Iftikhar Akbar Randhawa (Urdu: افتخاراکبر رندھاوا) (born 1 January 1972) is a Pakistani Politician. He was senior leader of Muttahida Quami Movement (MQM) until he joined Pak Sarzameen Party.

== Political career ==

=== Working for MQM ===
In 1992, Iftikhar started his political career joining MQM (Muhajir Qaumi Movement). In 1997, MQM removed Muhajir from their name replacing it with Muttahida. Iftikhar also became member of the Provincial Assembly of Sindh. He was elected as provincial organizer of and was member of Central Executive Committee of MQM. Iftikhar was also a part of MQM's Rabita Committee for 10 years. He then left Pakistan and stayed in Australia.

=== Arrests ===

==== 1994 Arrest ====
In 1994 Iftikhar Randhawa was arrested in Jampur, DG Khan during a protest against human rights violation in Karachi. And released in few days. During those days he was working as a Provincial Organizing Committee, MQM Punjab.

==== 1995 Arrest ====
In June 1995 Iftikhar Randhawa was arrested from Multan by Law Enforcement Agencies Pakistan because of supporting and Working as Provincial President of Muttahida Qaumi Movement in Punjab.
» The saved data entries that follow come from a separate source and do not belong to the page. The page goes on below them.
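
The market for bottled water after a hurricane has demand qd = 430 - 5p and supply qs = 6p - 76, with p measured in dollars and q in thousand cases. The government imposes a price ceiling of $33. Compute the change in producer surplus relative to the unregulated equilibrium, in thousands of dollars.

In a free market, 430 - 5p = 6p - 76 gives the equilibrium p* = 46, q* = 200.
Since 33 < 46, the ceiling is binding.
At p = 33: qd = 430 - 5·33 = 265 and qs = 6·33 - 76 = 122.
Producer surplus without the control is ½ · (46 - 38/3) · 200 = 10000/3.
With the ceiling, producers sell 122 units at 33, so PS = ½ · (33 - 38/3) · 122 = 3721/3.
Change in producer surplus = 3721/3 - 10000/3 = -2093.

-2093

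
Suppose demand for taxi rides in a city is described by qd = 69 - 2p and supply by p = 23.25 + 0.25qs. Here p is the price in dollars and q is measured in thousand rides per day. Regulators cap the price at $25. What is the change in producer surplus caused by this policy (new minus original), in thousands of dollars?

-22

Rearranging supply gives qs = 4p - 93. In a free market, 69 - 2p = 4p - 93 gives the equilibrium p* = 27, q* = 15.
The ceiling of 25 is below the equilibrium price 27, so it binds.
At p = 25: qd = 69 - 2·25 = 19 and qs = 4·25 - 93 = 7.
Producer surplus without the control is ½ · (27 - 23.25) · 15 = 28.125.
With the ceiling, producers sell 7 units at 25, so PS = ½ · (25 - 23.25) · 7 = 6.125.
Change in producer surplus = 6.125 - 28.125 = -22.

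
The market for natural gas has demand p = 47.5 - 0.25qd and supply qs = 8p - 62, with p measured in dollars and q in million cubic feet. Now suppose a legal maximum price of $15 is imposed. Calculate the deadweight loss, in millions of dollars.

Rearranging demand gives qd = 190 - 4p. Equilibrium: 190 - 4p = 8p - 62, so 252 = 12p and p* = 21, q* = 106.
Because the ceiling (15) lies below the market-clearing price, it is binding.
At p = 15: qd = 190 - 4·15 = 130 and qs = 8·15 - 62 = 58.
Quantity traded falls to 58. At q = 58 the demand price is (190 - 58)/4 = 33 and the supply price is (62 + 58)/8 = 15.
Deadweight loss = ½ · (33 - 15) · (106 - 58) = ½ · 18 · 48 = 432.

432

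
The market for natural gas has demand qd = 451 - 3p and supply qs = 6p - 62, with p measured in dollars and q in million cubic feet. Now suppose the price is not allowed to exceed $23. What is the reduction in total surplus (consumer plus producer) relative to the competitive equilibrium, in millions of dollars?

10404

In a free market, 451 - 3p = 6p - 62 gives the equilibrium p* = 57, q* = 280.
Since 23 < 57, the ceiling is binding.
At p = 23: qd = 451 - 3·23 = 382 and qs = 6·23 - 62 = 76.
Quantity traded falls to 76. At q = 76 the demand price is (451 - 76)/3 = 125 and the supply price is (62 + 76)/6 = 23.
Deadweight loss = ½ · (125 - 23) · (280 - 76) = ½ · 102 · 204 = 10404.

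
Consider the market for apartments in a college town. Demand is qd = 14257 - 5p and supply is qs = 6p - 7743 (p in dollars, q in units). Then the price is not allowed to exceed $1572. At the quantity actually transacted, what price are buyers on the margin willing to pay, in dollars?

2513.6

Equilibrium: 14257 - 5p = 6p - 7743, so 22000 = 11p and p* = 2000, q* = 4257.
Since 1572 < 2000, the ceiling is binding.
At p = 1572: qd = 14257 - 5·1572 = 6397 and qs = 6·1572 - 7743 = 1689.
Only 1689 units reach the market. On the demand curve, the marginal buyer's willingness to pay at q = 1689 is (14257 - 1689)/5 = 2513.6.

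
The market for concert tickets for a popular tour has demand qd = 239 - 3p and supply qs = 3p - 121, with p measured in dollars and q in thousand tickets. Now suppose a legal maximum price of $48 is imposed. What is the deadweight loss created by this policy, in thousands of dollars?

Without the control the market clears where 239 - 3p = 3p - 121, i.e. p* = 60 and q* = 59.
The ceiling of 48 is below the equilibrium price 60, so it binds.
At p = 48: qd = 239 - 3·48 = 95 and qs = 3·48 - 121 = 23.
Quantity traded falls to 23. At q = 23 the demand price is (239 - 23)/3 = 72 and the supply price is (121 + 23)/3 = 48.
Deadweight loss = ½ · (72 - 48) · (59 - 23) = ½ · 24 · 36 = 432.

432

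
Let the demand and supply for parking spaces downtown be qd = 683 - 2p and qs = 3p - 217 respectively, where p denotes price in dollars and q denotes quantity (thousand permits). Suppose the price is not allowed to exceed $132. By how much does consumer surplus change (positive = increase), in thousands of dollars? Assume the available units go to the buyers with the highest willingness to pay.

3408

Setting quantity demanded equal to quantity supplied, 683 - 2p = 3p - 217, gives p* = 180 and q* = 323.
Because the ceiling (132) lies below the market-clearing price, it is binding.
At p = 132: qd = 683 - 2·132 = 419 and qs = 3·132 - 217 = 179.
Consumer surplus without the control is ½ · (341.5 - 180) · 323 = 26082.25.
With the ceiling, 179 units are sold at 132 (assume they go to the highest-value buyers). The demand price at q = 179 is 252, so CS = ½ · [(341.5 - 132) + (252 - 132)] · 179 = 29490.25.
Change in consumer surplus = 29490.25 - 26082.25 = 3408.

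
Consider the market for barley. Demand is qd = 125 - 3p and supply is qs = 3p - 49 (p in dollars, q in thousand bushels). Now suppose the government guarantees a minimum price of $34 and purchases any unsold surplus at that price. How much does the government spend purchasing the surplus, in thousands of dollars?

1020

In a free market, 125 - 3p = 3p - 49 gives the equilibrium p* = 29, q* = 38.
Because the floor (34) lies above the market-clearing price, it is binding.
At p = 34: qd = 125 - 3·34 = 23 and qs = 3·34 - 49 = 53.
Surplus = qs - qd = 30.
Government expenditure = surplus × support price = 30 × 34 = 1020.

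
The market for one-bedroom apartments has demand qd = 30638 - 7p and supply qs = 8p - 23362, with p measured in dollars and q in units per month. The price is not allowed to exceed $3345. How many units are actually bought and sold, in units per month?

Setting quantity demanded equal to quantity supplied, 30638 - 7p = 8p - 23362, gives p* = 3600 and q* = 5438.
Since 3345 < 3600, the ceiling is binding.
At p = 3345: qd = 30638 - 7·3345 = 7223 and qs = 8·3345 - 23362 = 3398.
The quantity actually transacted is the short side, supply: 3398.

3398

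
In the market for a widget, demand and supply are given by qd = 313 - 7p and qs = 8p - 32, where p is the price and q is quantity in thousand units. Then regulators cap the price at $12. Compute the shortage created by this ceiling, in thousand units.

165

Without the control the market clears where 313 - 7p = 8p - 32, i.e. p* = 23 and q* = 152.
Because the ceiling (12) lies below the market-clearing price, it is binding.
At p = 12: qd = 313 - 7·12 = 229 and qs = 8·12 - 32 = 64.
Shortage = qd - qs = 229 - 64 = 165.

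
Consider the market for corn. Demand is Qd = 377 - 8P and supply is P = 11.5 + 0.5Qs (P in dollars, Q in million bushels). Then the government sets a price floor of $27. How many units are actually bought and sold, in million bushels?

57

Rearranging supply gives Qs = 2P - 23. In a free market, 377 - 8P = 2P - 23 gives the equilibrium P* = 40, Q* = 57.
The floor of 27 is below the equilibrium price 40, so it is not binding; the market clears at P* = 40, Q* = 57.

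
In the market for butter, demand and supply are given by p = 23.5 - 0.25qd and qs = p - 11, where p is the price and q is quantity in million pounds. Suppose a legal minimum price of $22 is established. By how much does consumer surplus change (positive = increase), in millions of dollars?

-8

Rearranging demand gives qd = 94 - 4p. In a free market, 94 - 4p = p - 11 gives the equilibrium p* = 21, q* = 10.
The floor of 22 is above the equilibrium price 21, so it binds.
At p = 22: qd = 94 - 4·22 = 6 and qs = 22 - 11 = 11.
Consumer surplus without the control is ½ · (23.5 - 21) · 10 = 12.5.
With the floor, consumers buy 6 units at 22, so CS = ½ · (23.5 - 22) · 6 = 4.5.
Change in consumer surplus = 4.5 - 12.5 = -8.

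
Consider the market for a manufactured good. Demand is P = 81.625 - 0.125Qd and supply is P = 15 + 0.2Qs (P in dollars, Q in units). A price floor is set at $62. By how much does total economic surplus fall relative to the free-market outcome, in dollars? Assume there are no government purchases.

374.4

Rearranging demand gives Qd = 653 - 8P; rearranging supply gives Qs = 5P - 75. Setting quantity demanded equal to quantity supplied, 653 - 8P = 5P - 75, gives P* = 56 and Q* = 205.
Since 62 > 56, the floor is binding.
At P = 62: Qd = 653 - 8·62 = 157 and Qs = 5·62 - 75 = 235.
Quantity traded falls to 157. At Q = 157 the demand price is (653 - 157)/8 = 62 and the supply price is (75 + 157)/5 = 46.4.
Deadweight loss = ½ · (62 - 46.4) · (205 - 157) = ½ · 15.6 · 48 = 374.4.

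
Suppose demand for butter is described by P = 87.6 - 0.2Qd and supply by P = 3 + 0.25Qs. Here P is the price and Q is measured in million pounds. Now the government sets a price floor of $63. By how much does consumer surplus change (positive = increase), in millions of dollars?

Rearranging demand gives Qd = 438 - 5P; rearranging supply gives Qs = 4P - 12. Equilibrium: 438 - 5P = 4P - 12, so 450 = 9P and P* = 50, Q* = 188.
Because the floor (63) lies above the market-clearing price, it is binding.
At P = 63: Qd = 438 - 5·63 = 123 and Qs = 4·63 - 12 = 240.
Consumer surplus without the control is ½ · (87.6 - 50) · 188 = 3534.4.
With the floor, consumers buy 123 units at 63, so CS = ½ · (87.6 - 63) · 123 = 1512.9.
Change in consumer surplus = 1512.9 - 3534.4 = -2021.5.

-2021.5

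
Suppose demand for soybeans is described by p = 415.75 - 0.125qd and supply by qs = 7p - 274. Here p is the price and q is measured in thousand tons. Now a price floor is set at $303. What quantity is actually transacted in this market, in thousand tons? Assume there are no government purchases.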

Very next day he was transferred to Islamabad Safe Houses. He was released after spending a year in solitary confinement.

=== Books ===

==== Riyasti Dehshat Gardi ====
Iftikhar Randhawa wrote his first book "Riyasti Dehshat Gardi" in 1997. This Book is Autobiography of the organizer of Punjab faction of MQM political party from Pakistan chiefly highlighting state violence.

==== Mein Gaddar Nhi Hon ====
"Mein Gaddar Nhi Hon" was written about MQM leader and founder Altaf Hussain's biography.

==== Shaur Ki Dastak ====
This book is a collection of articles published in different national and international newspaper about knowledge of different aspect of life.

=== Joining PSP ===
In April 2016, Iftikhar joined Mustafa Kamal and Anis Kaimkhani's new party Pak Sarzameen Party. He was elected as the Vice Chairman of PSP. In 2018, he was from NA-252 (Karachi West 5) and fought in the 2018 Pakistan general elections. However he couldn't win his seat in the National Assembly of Pakistan.

In 2019, NAB (National Accountability Bureau) issued notice to Randhawa for sale of KFF properties.